In Jewish Cooking in America, Joan Nathan suggests that the best known of the original deli cheesecakes was made by Lindy’s on Broadway. (Lindy being the nickname of Leo ‘Lindy’ Lindermann who opened the restaurant and made Lindy’s cheesecake a household name) Later the recipe was included by Kraft (another Jewish business) in a promotion for their Philadelphia brand cream cheese. Then, Charlie Lubin, a Jewish businessman from Chicago, made the first line of freezer cheesecakes. He decided to call his company after his daughter, Sara Lee.

But an essential part of the equation is still missing. Behold the cheesecake recipe. A template from which will spring the cheesecakes of my future, the cheesecakes my daughters will come to expect and will make once they become grown- up Jewish moms. A piece of paper as important as any Jewish document in a Jewish home. No pressure.

My family are a biscuit-base people. Ginger, to be precise.

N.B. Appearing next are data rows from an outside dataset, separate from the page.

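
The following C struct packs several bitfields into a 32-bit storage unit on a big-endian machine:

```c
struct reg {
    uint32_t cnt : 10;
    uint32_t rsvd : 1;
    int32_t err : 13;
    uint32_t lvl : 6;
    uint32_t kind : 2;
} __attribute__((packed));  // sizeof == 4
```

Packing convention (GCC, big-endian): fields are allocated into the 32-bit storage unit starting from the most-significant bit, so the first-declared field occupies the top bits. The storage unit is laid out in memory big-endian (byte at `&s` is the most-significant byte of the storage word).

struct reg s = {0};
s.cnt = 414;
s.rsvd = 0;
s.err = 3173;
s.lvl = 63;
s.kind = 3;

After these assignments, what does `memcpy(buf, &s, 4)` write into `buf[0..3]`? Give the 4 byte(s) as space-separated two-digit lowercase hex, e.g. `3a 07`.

cnt (10b) val=414 bits=0x19e at bit 22: 0x67800000
rsvd (1b) val=0 bits=0x0 at bit 21: 0x67800000
err (13b) val=3173 bits=0xc65 at bit 8: 0x678c6500
lvl (6b) val=63 bits=0x3f at bit 2: 0x678c65fc
kind (2b) val=3 bits=0x3 at bit 0: 0x678c65ff
word = 0x678c65ff → big-endian bytes:
  [0]=0x67  [1]=0x8c  [2]=0x65  [3]=0xff

67 8c 65 ff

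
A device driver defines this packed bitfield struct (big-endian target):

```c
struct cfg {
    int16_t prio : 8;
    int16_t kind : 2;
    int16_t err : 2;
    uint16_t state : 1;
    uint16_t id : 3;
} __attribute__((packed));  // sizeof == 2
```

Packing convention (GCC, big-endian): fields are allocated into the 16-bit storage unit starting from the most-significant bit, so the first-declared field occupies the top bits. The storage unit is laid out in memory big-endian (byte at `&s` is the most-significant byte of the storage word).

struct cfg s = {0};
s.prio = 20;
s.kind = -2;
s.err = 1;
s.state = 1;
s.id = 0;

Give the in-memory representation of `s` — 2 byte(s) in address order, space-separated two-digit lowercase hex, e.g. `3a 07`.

14 98

[8+:8] prio=20 & 0xff = 0x14; word=0x1400
[6+:2] kind=-2 & 0x3 = 0x2; word=0x1480
[4+:2] err=1 & 0x3 = 0x1; word=0x1490
[3+:1] state=1 & 0x1 = 0x1; word=0x1498
[0+:3] id=0 & 0x7 = 0x0; word=0x1498
word = 0x1498 → big-endian bytes:
  [0]=0x14  [1]=0x98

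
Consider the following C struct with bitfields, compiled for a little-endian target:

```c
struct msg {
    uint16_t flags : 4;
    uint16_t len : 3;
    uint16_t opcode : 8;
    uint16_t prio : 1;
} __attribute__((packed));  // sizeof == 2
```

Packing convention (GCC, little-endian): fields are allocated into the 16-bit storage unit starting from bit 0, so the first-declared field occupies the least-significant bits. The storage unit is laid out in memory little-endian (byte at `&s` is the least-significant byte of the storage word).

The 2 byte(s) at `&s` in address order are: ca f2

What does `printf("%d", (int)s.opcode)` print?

229

[0]=0xca [1]=0xf2 (little-endian) → word 0xf2ca
flags:4 @ bit 0 → (0xf2ca>>0)&0xf = 0xa
len:3 @ bit 4 → (0xf2ca>>4)&0x7 = 0x4
opcode:8 @ bit 7 → (0xf2ca>>7)&0xff = 0xe5  ←
prio:1 @ bit 15 → (0xf2ca>>15)&0x1 = 0x1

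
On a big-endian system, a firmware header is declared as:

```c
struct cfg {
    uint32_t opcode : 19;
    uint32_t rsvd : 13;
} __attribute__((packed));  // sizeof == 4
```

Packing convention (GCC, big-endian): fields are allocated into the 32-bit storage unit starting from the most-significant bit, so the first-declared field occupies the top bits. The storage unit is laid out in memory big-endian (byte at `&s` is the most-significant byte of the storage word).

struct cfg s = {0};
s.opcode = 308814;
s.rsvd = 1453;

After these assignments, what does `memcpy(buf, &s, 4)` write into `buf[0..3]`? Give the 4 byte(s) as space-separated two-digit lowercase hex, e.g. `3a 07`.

opcode:19 = 308814 → 0x4b64e << 13 → word 0x96c9c000
rsvd:13 = 1453 → 0x5ad << 0 → word 0x96c9c5ad
word = 0x96c9c5ad → big-endian bytes:
  [0]=0x96  [1]=0xc9  [2]=0xc5  [3]=0xad

96 c9 c5 ad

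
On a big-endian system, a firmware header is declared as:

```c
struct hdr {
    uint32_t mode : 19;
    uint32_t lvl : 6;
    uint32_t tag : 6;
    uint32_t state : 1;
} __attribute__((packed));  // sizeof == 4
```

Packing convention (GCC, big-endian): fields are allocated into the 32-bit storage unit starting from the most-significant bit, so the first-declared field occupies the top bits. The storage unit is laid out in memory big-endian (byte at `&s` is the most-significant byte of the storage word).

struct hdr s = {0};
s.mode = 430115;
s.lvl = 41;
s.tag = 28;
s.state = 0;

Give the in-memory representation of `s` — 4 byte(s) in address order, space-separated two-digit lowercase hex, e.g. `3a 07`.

[13+:19] mode=430115 & 0x7ffff = 0x69023; word=0xd2046000
[7+:6] lvl=41 & 0x3f = 0x29; word=0xd2047480
[1+:6] tag=28 & 0x3f = 0x1c; word=0xd20474b8
[0+:1] state=0 & 0x1 = 0x0; word=0xd20474b8
word = 0xd20474b8 → big-endian bytes:
  [0]=0xd2  [1]=0x04  [2]=0x74  [3]=0xb8

d2 04 74 b8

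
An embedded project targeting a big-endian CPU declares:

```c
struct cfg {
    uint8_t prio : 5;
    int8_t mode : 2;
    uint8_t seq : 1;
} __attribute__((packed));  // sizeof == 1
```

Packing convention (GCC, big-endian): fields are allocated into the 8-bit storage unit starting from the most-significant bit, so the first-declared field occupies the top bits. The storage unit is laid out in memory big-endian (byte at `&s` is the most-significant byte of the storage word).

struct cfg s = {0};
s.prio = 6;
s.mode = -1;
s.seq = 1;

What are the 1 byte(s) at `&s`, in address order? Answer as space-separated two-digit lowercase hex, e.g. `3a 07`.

37

[3+:5] prio=6 & 0x1f = 0x6; word=0x30
[1+:2] mode=-1 & 0x3 = 0x3; word=0x36
[0+:1] seq=1 & 0x1 = 0x1; word=0x37
word = 0x37 → big-endian bytes:
  [0]=0x37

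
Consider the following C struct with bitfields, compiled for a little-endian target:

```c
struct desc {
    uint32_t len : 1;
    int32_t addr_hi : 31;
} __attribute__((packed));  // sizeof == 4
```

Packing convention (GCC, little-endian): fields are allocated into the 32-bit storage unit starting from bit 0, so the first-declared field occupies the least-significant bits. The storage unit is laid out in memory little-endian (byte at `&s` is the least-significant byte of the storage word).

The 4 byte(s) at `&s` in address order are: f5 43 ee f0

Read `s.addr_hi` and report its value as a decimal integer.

[0]=0xf5 [1]=0x43 [2]=0xee [3]=0xf0 (little-endian) → word 0xf0ee43f5
len [0+:1] = (word>>0) & 0x1 = 1
addr_hi [1+:31] = (word>>1) & 0x7fffffff = 2021073402  ←
addr_hi signed 31b, MSB=1: 2021073402 - 2147483648 = -126410246

-126410246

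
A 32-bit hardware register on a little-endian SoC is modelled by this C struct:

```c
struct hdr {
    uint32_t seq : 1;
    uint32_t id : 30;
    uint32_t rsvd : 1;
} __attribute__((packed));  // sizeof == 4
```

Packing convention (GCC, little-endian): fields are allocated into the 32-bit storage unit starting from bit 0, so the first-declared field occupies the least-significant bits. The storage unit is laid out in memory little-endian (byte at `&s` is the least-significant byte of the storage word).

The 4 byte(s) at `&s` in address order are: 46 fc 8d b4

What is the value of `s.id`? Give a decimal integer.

440860195

[0]=0x46 [1]=0xfc [2]=0x8d [3]=0xb4 (little-endian) → word 0xb48dfc46
seq:1 @ bit 0 → (0xb48dfc46>>0)&0x1 = 0x0
id:30 @ bit 1 → (0xb48dfc46>>1)&0x3fffffff = 0x1a46fe23  ←
rsvd:1 @ bit 31 → (0xb48dfc46>>31)&0x1 = 0x1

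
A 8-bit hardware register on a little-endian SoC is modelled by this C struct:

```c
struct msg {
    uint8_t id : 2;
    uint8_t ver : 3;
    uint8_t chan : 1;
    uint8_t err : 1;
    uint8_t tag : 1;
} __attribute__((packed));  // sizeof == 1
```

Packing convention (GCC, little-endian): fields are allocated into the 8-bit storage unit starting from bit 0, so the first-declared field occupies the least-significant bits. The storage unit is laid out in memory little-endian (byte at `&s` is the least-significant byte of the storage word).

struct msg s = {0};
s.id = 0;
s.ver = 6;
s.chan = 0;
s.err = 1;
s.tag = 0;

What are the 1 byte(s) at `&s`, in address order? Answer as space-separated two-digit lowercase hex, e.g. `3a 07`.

id:2 = 0 → 0x0 << 0 → word 0x00
ver:3 = 6 → 0x6 << 2 → word 0x18
chan:1 = 0 → 0x0 << 5 → word 0x18
err:1 = 1 → 0x1 << 6 → word 0x58
tag:1 = 0 → 0x0 << 7 → word 0x58
word = 0x58 → little-endian bytes:
  [0]=0x58

58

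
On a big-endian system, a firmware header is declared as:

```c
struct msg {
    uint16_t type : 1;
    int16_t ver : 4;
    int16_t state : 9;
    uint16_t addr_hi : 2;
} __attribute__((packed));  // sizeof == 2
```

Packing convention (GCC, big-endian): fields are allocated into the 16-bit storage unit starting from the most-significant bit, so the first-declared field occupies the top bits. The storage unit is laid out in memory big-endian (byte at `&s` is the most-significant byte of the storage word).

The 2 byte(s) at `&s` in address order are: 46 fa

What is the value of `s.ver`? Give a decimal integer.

[0]=0x46 [1]=0xfa (big-endian) → word 0x46fa
type:1 @ bit 15 → (0x46fa>>15)&0x1 = 0x0
ver:4 @ bit 11 → (0x46fa>>11)&0xf = 0x8  ←
state:9 @ bit 2 → (0x46fa>>2)&0x1ff = 0x1be
addr_hi:2 @ bit 0 → (0x46fa>>0)&0x3 = 0x2
ver signed 4b, MSB=1: 8 - 16 = -8

-8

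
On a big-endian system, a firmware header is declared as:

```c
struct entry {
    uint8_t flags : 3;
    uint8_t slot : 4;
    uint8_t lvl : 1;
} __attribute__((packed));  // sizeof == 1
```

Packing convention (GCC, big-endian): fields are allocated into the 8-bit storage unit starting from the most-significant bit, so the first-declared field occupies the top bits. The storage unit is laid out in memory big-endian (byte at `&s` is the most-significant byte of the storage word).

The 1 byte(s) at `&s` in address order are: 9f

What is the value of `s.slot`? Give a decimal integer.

15

[0]=0x9f (big-endian) → word 0x9f
flags:3 @ bit 5 → (0x9f>>5)&0x7 = 0x4
slot:4 @ bit 1 → (0x9f>>1)&0xf = 0xf  ←
lvl:1 @ bit 0 → (0x9f>>0)&0x1 = 0x1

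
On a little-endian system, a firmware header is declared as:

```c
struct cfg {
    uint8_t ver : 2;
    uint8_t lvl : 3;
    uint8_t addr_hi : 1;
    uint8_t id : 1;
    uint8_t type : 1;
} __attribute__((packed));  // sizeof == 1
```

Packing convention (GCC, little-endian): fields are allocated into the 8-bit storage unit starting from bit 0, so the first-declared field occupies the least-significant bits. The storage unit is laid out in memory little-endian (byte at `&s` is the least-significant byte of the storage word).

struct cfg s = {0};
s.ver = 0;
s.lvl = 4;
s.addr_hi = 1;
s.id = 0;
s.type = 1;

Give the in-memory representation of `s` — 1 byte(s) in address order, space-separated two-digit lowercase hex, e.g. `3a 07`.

ver (2b) val=0 bits=0x0 at bit 0: 0x00
lvl (3b) val=4 bits=0x4 at bit 2: 0x10
addr_hi (1b) val=1 bits=0x1 at bit 5: 0x30
id (1b) val=0 bits=0x0 at bit 6: 0x30
type (1b) val=1 bits=0x1 at bit 7: 0xb0
word = 0xb0 → little-endian bytes:
  [0]=0xb0

b0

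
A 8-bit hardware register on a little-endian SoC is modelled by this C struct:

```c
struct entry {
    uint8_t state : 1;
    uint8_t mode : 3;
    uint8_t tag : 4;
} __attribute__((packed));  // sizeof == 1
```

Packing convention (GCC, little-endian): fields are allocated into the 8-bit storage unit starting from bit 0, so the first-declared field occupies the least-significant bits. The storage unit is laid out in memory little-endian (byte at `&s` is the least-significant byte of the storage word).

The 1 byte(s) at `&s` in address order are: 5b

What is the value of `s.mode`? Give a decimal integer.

5

[0]=0x5b (little-endian) → word 0x5b
state:1 @ bit 0 → (0x5b>>0)&0x1 = 0x1
mode:3 @ bit 1 → (0x5b>>1)&0x7 = 0x5  ←
tag:4 @ bit 4 → (0x5b>>4)&0xf = 0x5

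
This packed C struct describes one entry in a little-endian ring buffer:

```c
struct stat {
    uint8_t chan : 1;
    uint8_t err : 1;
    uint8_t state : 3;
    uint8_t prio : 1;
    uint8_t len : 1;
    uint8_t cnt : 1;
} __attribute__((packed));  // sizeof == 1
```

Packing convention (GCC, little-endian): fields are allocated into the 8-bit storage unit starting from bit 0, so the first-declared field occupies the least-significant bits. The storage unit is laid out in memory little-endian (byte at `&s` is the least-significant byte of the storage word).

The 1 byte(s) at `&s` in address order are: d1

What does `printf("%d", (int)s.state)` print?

[0]=0xd1 (little-endian) → word 0xd1
chan [0+:1] = (word>>0) & 0x1 = 1
err [1+:1] = (word>>1) & 0x1 = 0
state [2+:3] = (word>>2) & 0x7 = 4  ←
prio [5+:1] = (word>>5) & 0x1 = 0
len [6+:1] = (word>>6) & 0x1 = 1
cnt [7+:1] = (word>>7) & 0x1 = 1

4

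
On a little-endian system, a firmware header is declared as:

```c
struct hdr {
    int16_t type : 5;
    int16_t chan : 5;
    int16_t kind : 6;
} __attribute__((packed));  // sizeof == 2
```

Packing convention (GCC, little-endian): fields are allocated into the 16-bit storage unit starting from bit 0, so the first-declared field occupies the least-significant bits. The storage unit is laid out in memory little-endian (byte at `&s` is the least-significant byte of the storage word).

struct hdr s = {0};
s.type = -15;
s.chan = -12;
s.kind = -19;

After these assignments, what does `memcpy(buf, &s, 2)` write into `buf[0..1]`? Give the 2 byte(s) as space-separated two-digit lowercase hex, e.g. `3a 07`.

type:5 = -15 → 0x11 << 0 → word 0x0011
chan:5 = -12 → 0x14 << 5 → word 0x0291
kind:6 = -19 → 0x2d << 10 → word 0xb691
word = 0xb691 → little-endian bytes:
  [0]=0x91  [1]=0xb6

91 b6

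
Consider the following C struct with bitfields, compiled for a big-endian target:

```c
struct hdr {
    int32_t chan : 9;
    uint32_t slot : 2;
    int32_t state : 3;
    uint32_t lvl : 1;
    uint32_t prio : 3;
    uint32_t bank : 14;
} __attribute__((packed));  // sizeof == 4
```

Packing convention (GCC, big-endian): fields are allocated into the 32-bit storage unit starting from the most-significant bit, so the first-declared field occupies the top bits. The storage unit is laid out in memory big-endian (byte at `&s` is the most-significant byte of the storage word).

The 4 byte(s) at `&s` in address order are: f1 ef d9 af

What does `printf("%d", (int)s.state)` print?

3

[0]=0xf1 [1]=0xef [2]=0xd9 [3]=0xaf (big-endian) → word 0xf1efd9af
chan [23+:9] = (word>>23) & 0x1ff = 483
slot [21+:2] = (word>>21) & 0x3 = 3
state [18+:3] = (word>>18) & 0x7 = 3  ←
lvl [17+:1] = (word>>17) & 0x1 = 1
prio [14+:3] = (word>>14) & 0x7 = 7
bank [0+:14] = (word>>0) & 0x3fff = 6575
state signed 3b, MSB=0: value = 3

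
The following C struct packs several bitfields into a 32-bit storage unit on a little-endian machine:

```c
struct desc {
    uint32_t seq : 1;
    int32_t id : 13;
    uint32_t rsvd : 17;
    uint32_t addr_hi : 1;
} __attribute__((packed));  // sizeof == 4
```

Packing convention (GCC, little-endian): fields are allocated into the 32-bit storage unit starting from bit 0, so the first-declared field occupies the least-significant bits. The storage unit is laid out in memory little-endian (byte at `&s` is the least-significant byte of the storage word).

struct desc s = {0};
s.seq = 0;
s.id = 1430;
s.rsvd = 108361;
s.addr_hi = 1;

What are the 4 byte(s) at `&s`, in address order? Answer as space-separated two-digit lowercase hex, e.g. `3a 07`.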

And my Great Granny Kate’s cheesecake recipe is legendary (in small, familial circles). My mom still uses it today and that spicy, sweet, unexpected flavour under the cheese is fabulous.

My mom-in-law uses her Bobba Bessie’s recipe. The base is pastry made from scratch. It’s a buttery, floury mix, rolled thin and gently placed into the dish halfway up the sides. Placing the pastry without it breaking is in itself an art. This is the recipe I happened to use for my first time.

I want my family to remember me for my wonderful cheesecake and I want to go forward without having to choose only one of these delicious family recipes.